Tantalizing promise of GPU for analytics workload

For the last few years the trend in analytics systems has been to implement traditional MPP-style architecture as an open source, usually JVM-based product. Impala was the only exception. Surprisingly, its C++/LLVM foundation did not make it the leader of the "SQL on Hadoop" space which is probably a testament to modern Java performance. 

More recently, everyone began converging on the triad of columnar storage (off-heap when in-memory), vectorized operators, and operator byte code generation. Parquet / Arrow-style columnar format helps with compression and reducing disk-to-memory data transfer volume. Vectorization can take advantage of SIMD (e.g. see Lecture #21 - Vectorized Execution) or at the very least alleviate CPU cache line thrashing. 

By v2.0, Spark had covered most of the ground. It's interesting to note that even though cached dataframes are stored in  a compressed columnar format, physical operators are still not vectorized and so process a row at a time (e.g. see a rare glimpse of the internal machinery in the design doc attached to SPARK-14098 "Generate Java code to build CachedColumnarBatch"). 

Judging from SPARK-15687 "Columnar execution engine", the need for vectorized operators vis-a-vis whole stage code generation seems to be a topic to seariously debate this year.

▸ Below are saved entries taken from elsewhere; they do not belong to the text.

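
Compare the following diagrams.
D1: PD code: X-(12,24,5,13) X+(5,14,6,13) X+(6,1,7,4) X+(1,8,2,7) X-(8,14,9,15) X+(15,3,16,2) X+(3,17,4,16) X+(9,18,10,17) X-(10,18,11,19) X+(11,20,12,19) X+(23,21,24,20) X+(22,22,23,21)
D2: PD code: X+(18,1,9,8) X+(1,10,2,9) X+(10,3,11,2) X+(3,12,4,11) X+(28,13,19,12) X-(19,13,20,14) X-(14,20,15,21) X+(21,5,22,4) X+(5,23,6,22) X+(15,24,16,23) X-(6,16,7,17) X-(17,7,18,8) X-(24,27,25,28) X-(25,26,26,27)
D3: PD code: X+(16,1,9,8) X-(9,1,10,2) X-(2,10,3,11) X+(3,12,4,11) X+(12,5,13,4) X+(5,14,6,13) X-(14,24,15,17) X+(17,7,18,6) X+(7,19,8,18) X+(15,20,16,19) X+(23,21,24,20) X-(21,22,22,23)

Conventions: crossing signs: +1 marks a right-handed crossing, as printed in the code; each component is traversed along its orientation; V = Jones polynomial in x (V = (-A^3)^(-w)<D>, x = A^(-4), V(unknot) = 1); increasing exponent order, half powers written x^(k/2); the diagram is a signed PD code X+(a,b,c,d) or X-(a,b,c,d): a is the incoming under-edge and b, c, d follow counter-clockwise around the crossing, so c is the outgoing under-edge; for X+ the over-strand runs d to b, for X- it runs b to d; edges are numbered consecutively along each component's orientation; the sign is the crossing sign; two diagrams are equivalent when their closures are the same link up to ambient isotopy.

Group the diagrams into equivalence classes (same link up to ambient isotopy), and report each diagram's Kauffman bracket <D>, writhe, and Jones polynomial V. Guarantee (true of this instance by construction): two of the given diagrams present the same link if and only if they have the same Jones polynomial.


equivalence classes: {D1, D2, D3}
D1 (bracket A^-2 + 2A^6 + A^14; 12 crossings at w = +6): V = x + 2x^3 + x^5
V(D2) = x + 2x^3 + x^5  (w +2, c 14, <D> = A^-14 + 2A^-6 + A^2)
V(D3) = x + 2x^3 + x^5  [12 crossings, <D> = A^-8 + 2 + A^8, w = +4]
key observation: all 3 diagrams share one V(x), hence one class


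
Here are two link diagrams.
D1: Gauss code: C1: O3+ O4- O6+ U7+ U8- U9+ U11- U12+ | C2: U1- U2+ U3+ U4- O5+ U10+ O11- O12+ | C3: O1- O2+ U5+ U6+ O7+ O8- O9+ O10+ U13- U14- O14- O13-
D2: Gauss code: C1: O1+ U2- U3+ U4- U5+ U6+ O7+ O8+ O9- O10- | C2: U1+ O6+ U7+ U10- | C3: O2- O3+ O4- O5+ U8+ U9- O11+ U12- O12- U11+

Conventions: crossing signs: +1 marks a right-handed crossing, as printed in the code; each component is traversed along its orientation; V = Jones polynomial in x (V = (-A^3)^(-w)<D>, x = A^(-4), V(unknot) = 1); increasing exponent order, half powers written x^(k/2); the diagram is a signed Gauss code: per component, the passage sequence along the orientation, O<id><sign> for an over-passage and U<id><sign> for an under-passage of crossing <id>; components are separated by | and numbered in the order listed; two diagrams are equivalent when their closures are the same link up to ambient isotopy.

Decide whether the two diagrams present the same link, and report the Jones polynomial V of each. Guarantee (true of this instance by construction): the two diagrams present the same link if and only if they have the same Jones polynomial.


equivalent: no
V(D1) = x + 2x^3 + x^5  (w +2, c 14, <D> = A^-14 + 2A^-6 + A^2)
D2 (bracket A^-6 + A^-2 + A^2 + A^6; 12 crossings at w = +2): V = 1 + x + x^2 + x^3
why: 2 values of V(x) split the 2 diagrams


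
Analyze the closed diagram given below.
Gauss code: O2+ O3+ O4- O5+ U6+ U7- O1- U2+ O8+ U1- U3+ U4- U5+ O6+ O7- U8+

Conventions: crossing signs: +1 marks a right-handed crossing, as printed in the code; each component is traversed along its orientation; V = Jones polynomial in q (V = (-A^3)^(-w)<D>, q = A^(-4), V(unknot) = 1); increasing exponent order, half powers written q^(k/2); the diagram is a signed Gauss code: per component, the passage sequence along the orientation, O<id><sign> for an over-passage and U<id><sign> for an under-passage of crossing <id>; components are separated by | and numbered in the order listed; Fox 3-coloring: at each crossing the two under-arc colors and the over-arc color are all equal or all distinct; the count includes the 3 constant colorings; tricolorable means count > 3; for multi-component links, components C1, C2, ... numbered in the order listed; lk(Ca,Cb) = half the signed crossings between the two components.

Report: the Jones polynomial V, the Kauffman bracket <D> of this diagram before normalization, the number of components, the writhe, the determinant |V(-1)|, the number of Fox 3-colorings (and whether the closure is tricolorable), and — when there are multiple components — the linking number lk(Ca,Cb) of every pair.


V(q) = 1
bracket: A^6, w = +2
1 component, writhe +2, over 8 crossings
det 1, colorings 3 of 3^8 — not tricolorable
observation: |V(-1)| = 1: so not tricolorable, since 3 does not divide 1


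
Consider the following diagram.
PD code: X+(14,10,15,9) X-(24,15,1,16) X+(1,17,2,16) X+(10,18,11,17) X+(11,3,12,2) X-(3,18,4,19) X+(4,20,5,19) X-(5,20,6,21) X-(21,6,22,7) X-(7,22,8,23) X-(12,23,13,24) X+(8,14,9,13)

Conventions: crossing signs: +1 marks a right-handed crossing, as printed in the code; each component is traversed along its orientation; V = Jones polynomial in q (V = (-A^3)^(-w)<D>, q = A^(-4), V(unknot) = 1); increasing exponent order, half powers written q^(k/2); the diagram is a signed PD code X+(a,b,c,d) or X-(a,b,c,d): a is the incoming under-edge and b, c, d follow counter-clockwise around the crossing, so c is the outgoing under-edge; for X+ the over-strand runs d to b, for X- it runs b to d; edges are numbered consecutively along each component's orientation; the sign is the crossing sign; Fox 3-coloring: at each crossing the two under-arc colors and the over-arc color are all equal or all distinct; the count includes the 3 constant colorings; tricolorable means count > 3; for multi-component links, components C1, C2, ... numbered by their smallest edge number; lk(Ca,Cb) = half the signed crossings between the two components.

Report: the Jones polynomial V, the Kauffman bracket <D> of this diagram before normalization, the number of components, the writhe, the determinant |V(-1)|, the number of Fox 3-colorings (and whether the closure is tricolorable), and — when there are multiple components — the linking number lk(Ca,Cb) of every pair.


V(q) = -q^-3 + q^-2 - q^-1 + 3 - q + q^2 - q^3
bracket: -A^-12 + A^-8 - A^-4 + 3 - A^4 + A^8 - A^12, w = 0
1 component, writhe 0, over 12 crossings
det 9, colorings 27 of 3^12 — tricolorable
observation: |V(-1)| = 9: so tricolorable, since 3 divides 9


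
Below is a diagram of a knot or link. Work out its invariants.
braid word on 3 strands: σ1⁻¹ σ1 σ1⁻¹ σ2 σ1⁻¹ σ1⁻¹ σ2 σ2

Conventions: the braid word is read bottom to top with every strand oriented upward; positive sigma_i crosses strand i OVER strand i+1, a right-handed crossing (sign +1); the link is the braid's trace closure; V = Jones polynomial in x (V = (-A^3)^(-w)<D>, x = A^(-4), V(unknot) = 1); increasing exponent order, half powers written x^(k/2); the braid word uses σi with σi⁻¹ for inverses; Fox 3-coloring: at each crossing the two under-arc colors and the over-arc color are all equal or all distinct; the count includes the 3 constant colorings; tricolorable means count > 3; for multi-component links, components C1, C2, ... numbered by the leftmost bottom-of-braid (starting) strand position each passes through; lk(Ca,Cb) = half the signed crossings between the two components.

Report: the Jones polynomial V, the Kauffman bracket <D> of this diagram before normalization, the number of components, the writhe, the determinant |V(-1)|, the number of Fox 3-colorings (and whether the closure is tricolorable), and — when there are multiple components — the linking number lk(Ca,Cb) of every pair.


V = -x^-3 + 2x^-2 - 2x^-1 + 3 - 2x + 2x^2 - x^3
<D> = -A^-12 + 2A^-8 - 2A^-4 + 3 - 2A^4 + 2A^8 - A^12 (w = 0)
1 component over 8 crossings, w = 0
3 Fox colorings among 3^8, |V(-1)| = 13: not tricolorable
why: the span of V is 6, forcing >= 6 crossings in any diagram


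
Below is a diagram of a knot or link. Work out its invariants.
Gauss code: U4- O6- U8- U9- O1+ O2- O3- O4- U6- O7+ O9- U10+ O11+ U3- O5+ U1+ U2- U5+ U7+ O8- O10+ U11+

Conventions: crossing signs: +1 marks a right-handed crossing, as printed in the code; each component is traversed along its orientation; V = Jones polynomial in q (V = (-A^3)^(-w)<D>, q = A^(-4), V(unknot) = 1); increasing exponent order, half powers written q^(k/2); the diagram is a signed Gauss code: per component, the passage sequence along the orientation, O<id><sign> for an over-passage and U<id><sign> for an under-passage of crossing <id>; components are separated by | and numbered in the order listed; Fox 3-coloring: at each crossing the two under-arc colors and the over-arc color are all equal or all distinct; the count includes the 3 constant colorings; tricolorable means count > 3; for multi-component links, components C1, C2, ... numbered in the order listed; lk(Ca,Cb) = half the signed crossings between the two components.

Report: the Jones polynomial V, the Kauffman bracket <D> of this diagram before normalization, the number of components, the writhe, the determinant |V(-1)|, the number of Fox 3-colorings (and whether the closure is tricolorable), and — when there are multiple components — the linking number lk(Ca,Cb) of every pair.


V = -q^-5 + q^-4 - q^-3 + 2q^-2 - q^-1 + 2 - q
<D> = A^-7 - 2A^-3 + A - 2A^5 + A^9 - A^13 + A^17 (w = -1)
1 component over 11 crossings, w = -1
9 Fox colorings among 3^11, |V(-1)| = 9: tricolorable
why: V spans 6 powers of q: at least 6 crossings in any diagram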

Nevertheless it would still be a well understood approach other features such as SPARK-19489 "Stable serialization format" could benefit from.

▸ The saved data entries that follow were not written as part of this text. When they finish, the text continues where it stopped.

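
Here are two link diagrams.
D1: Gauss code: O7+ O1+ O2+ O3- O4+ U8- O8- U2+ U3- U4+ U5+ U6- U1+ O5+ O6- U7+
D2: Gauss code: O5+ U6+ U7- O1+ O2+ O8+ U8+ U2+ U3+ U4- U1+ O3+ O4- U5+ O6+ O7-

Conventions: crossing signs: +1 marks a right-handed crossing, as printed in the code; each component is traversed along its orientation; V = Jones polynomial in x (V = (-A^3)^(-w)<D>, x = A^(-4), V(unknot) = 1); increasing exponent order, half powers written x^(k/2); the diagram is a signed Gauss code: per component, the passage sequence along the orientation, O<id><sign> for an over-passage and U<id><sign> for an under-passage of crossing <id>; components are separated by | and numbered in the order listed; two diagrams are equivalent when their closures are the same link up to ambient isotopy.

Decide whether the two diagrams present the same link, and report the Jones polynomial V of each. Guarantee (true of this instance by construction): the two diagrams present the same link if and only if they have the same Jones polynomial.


same link: yes
V(D1) = 1  [8 crossings, <D> = A^6, w = +2]
V(D2) = 1  (w +4, c 8, <D> = A^12)
note: all 2 diagrams share one V(x), hence one class


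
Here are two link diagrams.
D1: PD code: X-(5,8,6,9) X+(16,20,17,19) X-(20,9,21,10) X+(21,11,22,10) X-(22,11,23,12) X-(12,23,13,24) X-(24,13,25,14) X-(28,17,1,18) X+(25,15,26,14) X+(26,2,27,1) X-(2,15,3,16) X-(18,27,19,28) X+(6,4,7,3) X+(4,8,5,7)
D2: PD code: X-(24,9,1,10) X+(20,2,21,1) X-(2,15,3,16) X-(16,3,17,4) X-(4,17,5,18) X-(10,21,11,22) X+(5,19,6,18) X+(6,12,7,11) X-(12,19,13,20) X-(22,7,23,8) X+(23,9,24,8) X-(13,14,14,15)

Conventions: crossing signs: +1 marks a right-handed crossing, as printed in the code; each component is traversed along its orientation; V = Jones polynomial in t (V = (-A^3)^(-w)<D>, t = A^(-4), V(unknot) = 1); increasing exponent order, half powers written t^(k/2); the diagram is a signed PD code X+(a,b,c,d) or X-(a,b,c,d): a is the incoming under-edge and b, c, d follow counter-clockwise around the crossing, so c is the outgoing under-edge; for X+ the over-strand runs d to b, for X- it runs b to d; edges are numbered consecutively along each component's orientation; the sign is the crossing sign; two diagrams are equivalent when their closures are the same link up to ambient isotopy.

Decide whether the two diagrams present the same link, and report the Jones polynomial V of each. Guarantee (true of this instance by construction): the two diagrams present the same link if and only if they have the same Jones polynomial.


equivalent: yes
V(D1) = -t^-6 + 2t^-5 - 3t^-4 + 4t^-3 - 3t^-2 + 3t^-1 - 2 + t  (w -2, c 14, <D> = A^-10 - 2A^-6 + 3A^-2 - 3A^2 + 4A^6 - 3A^10 + 2A^14 - A^18)
V(D2) = -t^-6 + 2t^-5 - 3t^-4 + 4t^-3 - 3t^-2 + 3t^-1 - 2 + t  [12 crossings, <D> = A^-16 - 2A^-12 + 3A^-8 - 3A^-4 + 4 - 3A^4 + 2A^8 - A^12, w = -4]
key observation: all 2 diagrams share one V(t), hence one class


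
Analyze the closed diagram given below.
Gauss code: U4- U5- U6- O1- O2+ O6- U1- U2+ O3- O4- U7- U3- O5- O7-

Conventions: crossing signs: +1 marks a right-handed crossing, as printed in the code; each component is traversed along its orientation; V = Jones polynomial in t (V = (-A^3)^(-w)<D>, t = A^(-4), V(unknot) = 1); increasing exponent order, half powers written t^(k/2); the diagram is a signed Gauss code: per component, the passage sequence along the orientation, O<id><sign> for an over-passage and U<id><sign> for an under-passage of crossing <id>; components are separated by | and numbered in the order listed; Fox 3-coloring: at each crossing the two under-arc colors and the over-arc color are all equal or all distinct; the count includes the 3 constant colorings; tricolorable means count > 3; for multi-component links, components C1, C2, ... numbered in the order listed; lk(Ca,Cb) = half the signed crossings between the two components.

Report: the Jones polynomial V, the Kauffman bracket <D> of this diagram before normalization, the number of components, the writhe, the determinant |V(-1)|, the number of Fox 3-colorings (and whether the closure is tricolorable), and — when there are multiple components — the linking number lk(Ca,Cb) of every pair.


Jones polynomial: V(t) = -t^-4 + t^-3 + t^-1
<D> = -A^-11 - A^-3 + A; writhe -5
components 1, writhe -5 (7 crossings)
3-colorings: 9 of 3^7, det 3 — tricolorable
note: det 3 = |V(-1)|; divisible by 3, so tricolorable


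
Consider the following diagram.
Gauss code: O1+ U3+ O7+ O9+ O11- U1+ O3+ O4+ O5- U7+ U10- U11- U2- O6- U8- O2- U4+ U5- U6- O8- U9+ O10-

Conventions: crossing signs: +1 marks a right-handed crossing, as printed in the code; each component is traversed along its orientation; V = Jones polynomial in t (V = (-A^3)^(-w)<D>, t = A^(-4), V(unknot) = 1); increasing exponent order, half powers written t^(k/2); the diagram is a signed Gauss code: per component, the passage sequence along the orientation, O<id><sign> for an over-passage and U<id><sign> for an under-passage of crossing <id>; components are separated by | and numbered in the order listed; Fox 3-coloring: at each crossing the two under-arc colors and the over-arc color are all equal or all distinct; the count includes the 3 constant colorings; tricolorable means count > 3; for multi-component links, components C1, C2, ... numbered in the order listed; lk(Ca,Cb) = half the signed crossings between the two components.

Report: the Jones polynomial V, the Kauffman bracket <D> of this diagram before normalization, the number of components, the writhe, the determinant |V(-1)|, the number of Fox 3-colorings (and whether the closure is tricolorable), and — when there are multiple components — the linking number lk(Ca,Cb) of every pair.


V(t) = -t^-3 + t^-2 - t^-1 + 3 - t + t^2 - t^3
bracket: A^-15 - A^-11 + A^-7 - 3A^-3 + A - A^5 + A^9, w = -1
1 component, writhe -1, over 11 crossings
det 9, colorings 27 of 3^11 — tricolorable
observation: det 9 = |V(-1)|; divisible by 3, so tricolorable


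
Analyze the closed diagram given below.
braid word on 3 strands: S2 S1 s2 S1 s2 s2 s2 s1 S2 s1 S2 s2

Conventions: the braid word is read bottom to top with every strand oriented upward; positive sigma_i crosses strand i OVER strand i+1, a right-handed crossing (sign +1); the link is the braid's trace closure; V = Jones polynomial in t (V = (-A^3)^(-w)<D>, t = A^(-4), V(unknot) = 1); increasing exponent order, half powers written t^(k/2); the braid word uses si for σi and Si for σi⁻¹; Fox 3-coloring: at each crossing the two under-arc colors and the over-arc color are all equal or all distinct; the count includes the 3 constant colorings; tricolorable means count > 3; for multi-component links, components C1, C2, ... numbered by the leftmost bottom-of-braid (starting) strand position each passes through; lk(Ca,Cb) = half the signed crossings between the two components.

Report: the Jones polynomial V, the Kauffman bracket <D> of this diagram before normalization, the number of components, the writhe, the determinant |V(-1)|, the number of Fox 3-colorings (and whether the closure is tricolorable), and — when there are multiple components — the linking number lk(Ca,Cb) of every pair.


Jones polynomial: V(t) = -t^-2 + 2t^-1 - 3 + 5t - 4t^2 + 5t^3 - 4t^4 + 2t^5 - t^6
<D> = -A^-18 + 2A^-14 - 4A^-10 + 5A^-6 - 4A^-2 + 5A^2 - 3A^6 + 2A^10 - A^14; writhe +2
components 1, writhe +2 (12 crossings)
3-colorings: 9 of 3^12, det 27 — tricolorable
note: det 27 = |V(-1)|; divisible by 3, so tricolorable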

What is easy to miss behind all this progress is that the GPU revolution ignited by DL/ML quietly arrived to the analytics world too. My high-level understanding of the GPU is essentially "very fast operations on columnar data once you copy it from main memory to the GPU". Which almost looks like very advanced SIMD with high latency. So my initial expectation was that analytics queries would not be much faster because of the sheer data volume required by an average query.

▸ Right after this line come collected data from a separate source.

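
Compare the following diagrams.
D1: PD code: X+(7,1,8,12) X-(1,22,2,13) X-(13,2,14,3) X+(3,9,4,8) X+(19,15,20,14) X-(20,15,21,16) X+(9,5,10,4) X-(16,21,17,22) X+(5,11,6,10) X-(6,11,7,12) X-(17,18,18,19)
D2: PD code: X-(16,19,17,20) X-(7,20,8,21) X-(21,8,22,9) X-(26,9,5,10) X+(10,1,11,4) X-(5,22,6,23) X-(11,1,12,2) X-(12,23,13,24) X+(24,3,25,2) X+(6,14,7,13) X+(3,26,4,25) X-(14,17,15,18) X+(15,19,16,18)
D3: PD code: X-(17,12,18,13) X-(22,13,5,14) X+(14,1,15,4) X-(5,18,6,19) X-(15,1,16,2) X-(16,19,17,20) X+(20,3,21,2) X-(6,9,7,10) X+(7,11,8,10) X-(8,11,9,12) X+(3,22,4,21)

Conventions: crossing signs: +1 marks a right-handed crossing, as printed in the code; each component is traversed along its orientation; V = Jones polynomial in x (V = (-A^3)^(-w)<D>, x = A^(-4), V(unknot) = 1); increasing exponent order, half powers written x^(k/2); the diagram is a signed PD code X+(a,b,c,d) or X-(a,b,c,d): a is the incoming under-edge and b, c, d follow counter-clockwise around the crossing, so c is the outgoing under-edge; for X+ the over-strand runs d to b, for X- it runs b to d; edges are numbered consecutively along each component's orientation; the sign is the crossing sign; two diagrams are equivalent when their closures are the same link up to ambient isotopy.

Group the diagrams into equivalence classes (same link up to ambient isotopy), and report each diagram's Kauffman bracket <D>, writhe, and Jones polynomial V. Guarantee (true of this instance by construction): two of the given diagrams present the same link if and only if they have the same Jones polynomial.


equivalence classes: {D1} | {D2, D3}
D1 (bracket -A^-17 + A^-13 - A^-9 + 2A^-5 + A^3; 11 crossings at w = -1): V = -x^(-3/2) - 2x^(1/2) + x^(3/2) - x^(5/2) + x^(7/2)
V(D2) = x^(-7/2) - x^(-5/2) + x^(-3/2) - 2x^(-1/2) - x^(3/2)  (w -3, c 13, <D> = A^-15 + 2A^-7 - A^-3 + A - A^5)
V(D3) = x^(-7/2) - x^(-5/2) + x^(-3/2) - 2x^(-1/2) - x^(3/2)  [11 crossings, <D> = A^-15 + 2A^-7 - A^-3 + A - A^5, w = -3]
key observation: 2 values of V(x) split the 3 diagrams


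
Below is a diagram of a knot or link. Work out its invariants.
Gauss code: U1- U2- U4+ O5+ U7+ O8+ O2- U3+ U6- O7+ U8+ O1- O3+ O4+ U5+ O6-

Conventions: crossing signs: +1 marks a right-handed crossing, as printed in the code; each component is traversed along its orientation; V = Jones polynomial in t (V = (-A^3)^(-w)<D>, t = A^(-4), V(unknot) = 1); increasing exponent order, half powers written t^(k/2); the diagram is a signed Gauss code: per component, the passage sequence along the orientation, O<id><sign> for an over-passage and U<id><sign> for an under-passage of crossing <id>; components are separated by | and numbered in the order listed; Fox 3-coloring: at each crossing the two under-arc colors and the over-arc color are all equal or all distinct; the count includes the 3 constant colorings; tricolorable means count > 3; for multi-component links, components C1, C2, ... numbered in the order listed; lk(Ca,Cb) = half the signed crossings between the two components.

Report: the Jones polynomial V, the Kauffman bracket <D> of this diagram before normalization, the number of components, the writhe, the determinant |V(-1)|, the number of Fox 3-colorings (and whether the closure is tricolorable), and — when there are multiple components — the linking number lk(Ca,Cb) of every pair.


Jones polynomial: V(t) = t^-1 - 1 + 2t - 2t^2 + 2t^3 - 2t^4 + t^5
<D> = A^-14 - 2A^-10 + 2A^-6 - 2A^-2 + 2A^2 - A^6 + A^10; writhe +2
components 1, writhe +2 (8 crossings)
3-colorings: 3 of 3^8, det 11 — not tricolorable
note: w = +2 (over 8 crossings) is diagram-only; (-A^3)^(-2) removes it from V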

I was clearly wrong. My favorite source of query engine benchmarking statistics shows that MapD and Brytlyt score very high. Both were designed from ground up for the GPU. One challenge with GPU-related technology is that it's way too low-level in comparison with any JVM-based development. 

So most people will probably end up just learning the big picture. For a reasonable overview of GPU usage in the OLAP context, I would recommend the Red Fox research project and their "Red Fox: An Execution Environment for Relational Query Processing on GPUs" paper in particular.

To the best of my knowledge, this topic is of limited interest for Spark project currently. At least partially because it would take columnar data formats and vectorized operators to align Spark internals with GPU coding idioms and data layouts. It probably makes sense to keep an eye SPARK-12620 "Proposal of GPU exploitation for Spark" and whatever else its author does even if that prototype did not succeed.